In Basel ist das inklusive Kulturfestival Wildwuchs am Donnerstag mit einem Reigen von Soloprojekten eröffnet worden. Trotz der Coronakrise setzt das Festival bis am 6. Juni konsequent auf Live-Events.
Coronakonforme Spielstätte im Rahmen des Festivals Wildwuchs in Basel.
Coronakonforme Spielstätte im Rahmen des Festivals Wildwuchs in Basel. - sda - Keystone/Dominique Spirgi

Das Wichtigste in Kürze

  • In der Reithalle der Kaserne Basel steht eine kreisrunde geschlossene Arena, die an das Setting der einstigen Peep Shows erinnert.

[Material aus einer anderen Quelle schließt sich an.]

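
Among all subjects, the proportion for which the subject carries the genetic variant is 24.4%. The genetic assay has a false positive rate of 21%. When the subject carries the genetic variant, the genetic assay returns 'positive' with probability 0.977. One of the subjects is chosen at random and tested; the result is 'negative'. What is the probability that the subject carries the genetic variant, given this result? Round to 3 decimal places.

Let H be the event that the subject carries the genetic variant. P(H) = 0.244, so P(¬H) = 0.756. With E the 'negative' result, P(E|H) = 0.023 and P(E|¬H) = 0.79.
P(E) = 0.023·0.244 + 0.79·0.756 = 0.0056120 + 0.59724 = 0.60285.
By Bayes' theorem, P(H|E) = 0.0056120 / 0.60285 = 0.009.

P(H | E) ≈ 0.009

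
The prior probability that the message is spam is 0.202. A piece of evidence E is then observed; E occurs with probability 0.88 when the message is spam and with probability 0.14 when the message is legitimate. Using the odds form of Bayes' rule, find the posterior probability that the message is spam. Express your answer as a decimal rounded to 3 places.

Prior odds = 0.202/(1−0.202) = 0.25313. In log-odds, ln(0.25313) = -1.3738.
Add log likelihood ratio: ln(6.2857) = 1.8383.
Posterior log-odds = 0.46444, so posterior odds = exp(0.46444) = 1.5911. Converting, P(H|E) = 1.5911/2.5911 = 0.614.

Posterior probability ≈ 0.614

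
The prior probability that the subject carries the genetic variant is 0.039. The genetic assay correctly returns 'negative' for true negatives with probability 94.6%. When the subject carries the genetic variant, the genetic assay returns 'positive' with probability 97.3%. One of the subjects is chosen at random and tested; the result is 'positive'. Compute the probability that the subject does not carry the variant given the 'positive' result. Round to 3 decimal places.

Let H be the event that the subject carries the genetic variant. P(H) = 0.039, so P(¬H) = 0.961. With E the 'positive' result, P(E|H) = 0.973 and P(E|¬H) = 0.054.
P(E) = 0.973·0.039 + 0.054·0.961 = 0.037947 + 0.051894 = 0.089841.
By Bayes' theorem, P(H|E) = 0.037947 / 0.089841 = 0.422. Hence P(¬H|E) = 1 − 0.422 = 0.578.

P(¬H | E) ≈ 0.578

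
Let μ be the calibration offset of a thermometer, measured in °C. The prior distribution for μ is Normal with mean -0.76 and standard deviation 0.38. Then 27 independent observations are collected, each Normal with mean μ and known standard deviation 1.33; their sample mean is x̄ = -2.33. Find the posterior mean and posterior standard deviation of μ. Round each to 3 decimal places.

Posterior mean ≈ -1.840; posterior SD ≈ 0.212

With known σ, the Normal prior is conjugate. Weight on the data is w = (n/σ²)/(n/σ² + 1/τ₀²) = 15.2637/(15.2637+6.92521) = 0.68790.
Posterior mean = w·x̄ + (1−w)·μ₀ = 0.68790·-2.33 + 0.31210·-0.76 = -1.840. Posterior variance = 1/(15.2637+6.92521) = 0.0450675, so SD = 0.212.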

Rund um den abgetrennten Innenraum finden in Nischen gegen 20 Zuschauerinnen und Zuschauer Platz. Plexiglas-Scheiben geben den Blick in die Arenabühne frei. Dort hebt die junge Tänzerin Daria Wittwer zu einem akrobatischen Pas de deux mit einer Kiste ab.

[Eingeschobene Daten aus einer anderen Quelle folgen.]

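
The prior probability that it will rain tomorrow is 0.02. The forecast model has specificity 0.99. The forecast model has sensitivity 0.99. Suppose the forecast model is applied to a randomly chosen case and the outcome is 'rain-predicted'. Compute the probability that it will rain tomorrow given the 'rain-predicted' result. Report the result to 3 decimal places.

Let H be the event that it will rain tomorrow. P(H) = 0.02, so P(¬H) = 0.98. With E the 'rain-predicted' result, P(E|H) = 0.99 and P(E|¬H) = 0.01.
P(E) = 0.99·0.02 + 0.01·0.98 = 0.019800 + 0.0098000 = 0.029600.
By Bayes' theorem, P(H|E) = 0.019800 / 0.029600 = 0.669.

P(H | E) ≈ 0.669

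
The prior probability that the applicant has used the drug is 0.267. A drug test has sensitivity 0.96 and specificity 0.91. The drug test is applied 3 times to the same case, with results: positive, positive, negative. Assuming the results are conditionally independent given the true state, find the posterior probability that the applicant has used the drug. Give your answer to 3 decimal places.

Let H be the event that the applicant has used the drug; start with P(H) = 0.267. P('positive'|H) = 0.96, P('positive'|¬H) = 0.09.
Update on result 1 ('positive'): P(H) ← 0.96·0.2670 / (0.96·0.2670 + 0.09·0.7330) = 0.25632/0.32229 = 0.7953.
Update on result 2 ('positive'): P(H) ← 0.96·0.7953 / (0.96·0.7953 + 0.09·0.2047) = 0.76350/0.78192 = 0.9764.
Update on result 3 ('negative'): P(H) ← 0.04·0.9764 / (0.04·0.9764 + 0.91·0.0236) = 0.039058/0.060497 = 0.6456.

Posterior P(H) ≈ 0.646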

Dieses Setting ist in höchstem Masse coronakonform. «Als wir das Festival planten, waren die Schutzmassnahmen noch sehr streng ausgelegt», sagt Festivalleiterin Gunda Zeeb. «Im März wussten wir gar nicht, ob überhaupt etwas stattfinden kann und wenn, dann nur unter strengen Abstandsregeln.»

Man habe aber trotzdem stets am Prinzip des Live-Events festgehalten, so Zeeb weiter. «Ein Festival, das auf Begegnungen zwischen nichtbehinderten und beeinträchtigten Menschen setzt, kann nicht in den virtuellen Raum ausweichen.»

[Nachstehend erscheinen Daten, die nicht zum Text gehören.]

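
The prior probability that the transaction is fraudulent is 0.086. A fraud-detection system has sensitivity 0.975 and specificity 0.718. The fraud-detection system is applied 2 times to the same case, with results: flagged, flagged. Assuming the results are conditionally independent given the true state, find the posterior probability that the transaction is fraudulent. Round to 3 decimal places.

With H the event that the transaction is fraudulent, the joint likelihood of the observed sequence is P(data|H) = 0.975·0.975 = 0.95062 and P(data|¬H) = 0.282·0.282 = 0.079524.
Bayes: P(H|data) = 0.086·0.95062 / (0.086·0.95062 + 0.914·0.079524) = 0.081754/0.15444 = 0.5294.

Posterior P(H) ≈ 0.529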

Jetzt fällt das Festival just in die Übergangsphase zu den vom Bundesrat verkündeten weiteren Öffnungsschritten. Das führt dazu, dass der grosse Doppelabend mit der algerischen Tänzerin Laila White sowie Performerinnen und Performern der Zürcher Hochschule der Künste am Sonntag in der grossen Reithalle nur vor 50 Zuschauerinnen und Zuschauern stattfinden kann, während zu den weiteren Projekte ab Montag 100 Leute Einlass finden dürfen.

Das Festival Wildwuchs versteht sich als inklusive Veranstaltungsreihe. Das heisst, dass auf der Bühne und im Zuschauerraum Künstlerinnen und Künstler sowie Menschen ohne und mit Behinderung zusammengebracht werden sollen.

Festivalleiterin Zeeb legt den Begriff Behinderung weiträumig aus. So sind im Programm auch Projekte mit oder über Menschen zu finden, die sich nicht explizit körperlich oder geistig bedingt an den Rändern der Gesellschaft befinden - etwa Obdachlose, ehemalige Drogensüchtige oder Menschen, die sich in einer rassistischen Umgebung zurechtfinden müssen.

Letzteres zeigt sich zum Beispiel in der Installation «Stricken» von Magda Korsinsky. In sechs Videointerviews äussern sich afrodeutsche Frauen unter anderem zu den einmal mehr, ein anderes mal weniger angespannten Beziehungen zu ihren weissen Grossmüttern.

Das Festival Wildwuchs auf dem Basler Kasernenareal und im Theater Roxy in Birsfelden läuft bis am 6. Juni. Mit zum Programm gehören auch künstlerische Besuche in Behinderteneinrichtungen. Zudem kann man gewisse Performances zu sich nachhause einladen.